A new study developed by the University of California San Francisco (United States) and published in the journal 'Alzheimer's & Dementia: The Journal of the Alzheimer's Association' assures that physical exercise also helps combat aging of the brain.
This is so because when older people are physically active, their brains have more of one type of protein than improves neural connections, helping to maintain healthy cognition.
The study that concerns us found this protective effect even in people whose brains at autopsy were plagued with toxic proteins associated with Alzheimer's or other types of neurodegenerative pathologies.
In this regard, Professor Kaitlin Casaletto explains that “our work is the first to use human data to show that the regulation of synaptic proteins is related to physical activity and can drive the beneficial cognitive results that we observe.”
Demonstrated brain benefits in humans
Until now, the benefits of physical activity for the brain and cognition had been demonstrated in mice. However, it has been much more complicated to certify in humans.
Casaletto, a neuropsychologist and member of the Weill Institute of Neurosciences, argues that “maintaining the integrity of these connections between neurons can be vital to avoid dementia, since the synapse is really the place where cognition occurs. Physical activity – a readily available tool – can help boost this synaptic function.”
This project tracked elderly participants and their physical activity. Furthermore, these participants agreed to donate their brains to science when they died.
Thus, this group of researchers was able to observe that older people who were physically active offered higher levels of proteins that favor the exchange of information between neurons.

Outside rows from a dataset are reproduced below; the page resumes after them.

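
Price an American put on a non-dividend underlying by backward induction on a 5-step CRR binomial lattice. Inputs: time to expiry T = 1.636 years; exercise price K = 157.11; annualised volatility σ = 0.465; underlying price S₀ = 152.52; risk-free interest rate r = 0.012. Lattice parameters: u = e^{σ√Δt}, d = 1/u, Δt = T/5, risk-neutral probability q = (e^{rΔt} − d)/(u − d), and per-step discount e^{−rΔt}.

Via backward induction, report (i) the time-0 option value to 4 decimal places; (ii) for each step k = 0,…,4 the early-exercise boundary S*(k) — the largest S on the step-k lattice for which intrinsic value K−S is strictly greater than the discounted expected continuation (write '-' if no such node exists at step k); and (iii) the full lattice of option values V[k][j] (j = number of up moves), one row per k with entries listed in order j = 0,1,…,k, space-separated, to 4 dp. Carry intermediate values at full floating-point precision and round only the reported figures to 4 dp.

price = 38.6355
boundary = - - - 68.6716 89.5971
tree:
38.6355
53.0020 20.7844
70.0629 31.8662 6.9342
88.4384 47.4145 12.4579 0.0000
104.4767 67.5129 22.3819 0.0000 0.0000
116.7692 88.4384 40.2111 0.0000 0.0000 0.0000

Δt=0.32720  u=1.30472  d=0.76645  q=0.44120  discount=0.99608
step 5 (expiry): payoffs max(K−S,0) = 116.7692 88.4384 40.2111 0.0000 0.0000 0.0000
step 4: (k=4,j=0): S=52.6333, (K−S)⁺=104.4767, hold=103.8610 ⇒ V=104.4767 exercise | (k=4,j=1): S=89.5971, (K−S)⁺=67.5129, hold=66.8973 ⇒ V=67.5129 exercise | (k=4,j=2): S=152.5200, (K−S)⁺=4.5900, hold=22.3819 ⇒ V=22.3819 continue | (k=4,j=3): S=259.6329, (K−S)⁺=0.0000, hold=0.0000 ⇒ V=0.0000 continue | (k=4,j=4): S=441.9699, (K−S)⁺=0.0000, hold=0.0000 ⇒ V=0.0000 continue  boundary S*=89.5971
step 3: (k=3,j=0): S=68.6716, (K−S)⁺=88.4384, hold=87.8227 ⇒ V=88.4384 exercise | (k=3,j=1): S=116.8989, (K−S)⁺=40.2111, hold=47.4145 ⇒ V=47.4145 continue | (k=3,j=2): S=198.9955, (K−S)⁺=0.0000, hold=12.4579 ⇒ V=12.4579 continue | (k=3,j=3): S=338.7476, (K−S)⁺=0.0000, hold=0.0000 ⇒ V=0.0000 continue  boundary S*=68.6716
step 2: (k=2,j=0): S=89.5971, (K−S)⁺=67.5129, hold=70.0629 ⇒ V=70.0629 continue | (k=2,j=1): S=152.5200, (K−S)⁺=4.5900, hold=31.8662 ⇒ V=31.8662 continue | (k=2,j=2): S=259.6329, (K−S)⁺=0.0000, hold=6.9342 ⇒ V=6.9342 continue  boundary S*=-
step 1: (k=1,j=0): S=116.8989, (K−S)⁺=40.2111, hold=53.0020 ⇒ V=53.0020 continue | (k=1,j=1): S=198.9955, (K−S)⁺=0.0000, hold=20.7844 ⇒ V=20.7844 continue  boundary S*=-
step 0: (k=0,j=0): S=152.5200, (K−S)⁺=4.5900, hold=38.6355 ⇒ V=38.6355 continue  boundary S*=-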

For his part, William Honer, professor of psychiatry at the University of British Columbia and lead author of the study, who worked hand in hand with Casaletto, confesses that “it may be that physical activity exerts a global maintenance effect, supporting and stimulating the healthy function of proteins that facilitate synaptic transmission throughout the brain.”
Physical exercise against dementia
On the other hand, most brains of older people tend to accumulate amyloid and tau, two toxic proteins typical of Alzheimer's disease. In relation to this, a large number of scientists think that amyloid accumulates first and then tau, generating the collapse of synapses and neurons.
Previously, researcher Casaletto found that synaptic integrity, whether measured in the cerebrospinal fluid of living adults, or in the brain tissue of dead adults, seemed to dampen the relationship between amyloid and tau; and enters the tau and neurodegeneration.
In conclusion, the neuropsychologist Casaletto states that “in older adults with higher levels of proteins associated with synaptic integrity, this cascade of neurotoxicity that leads to Alzheimer's disease seems to be attenuated. Taken together, these two studies show the potential importance of maintaining synaptic health in supporting the brain against Alzheimer's disease.”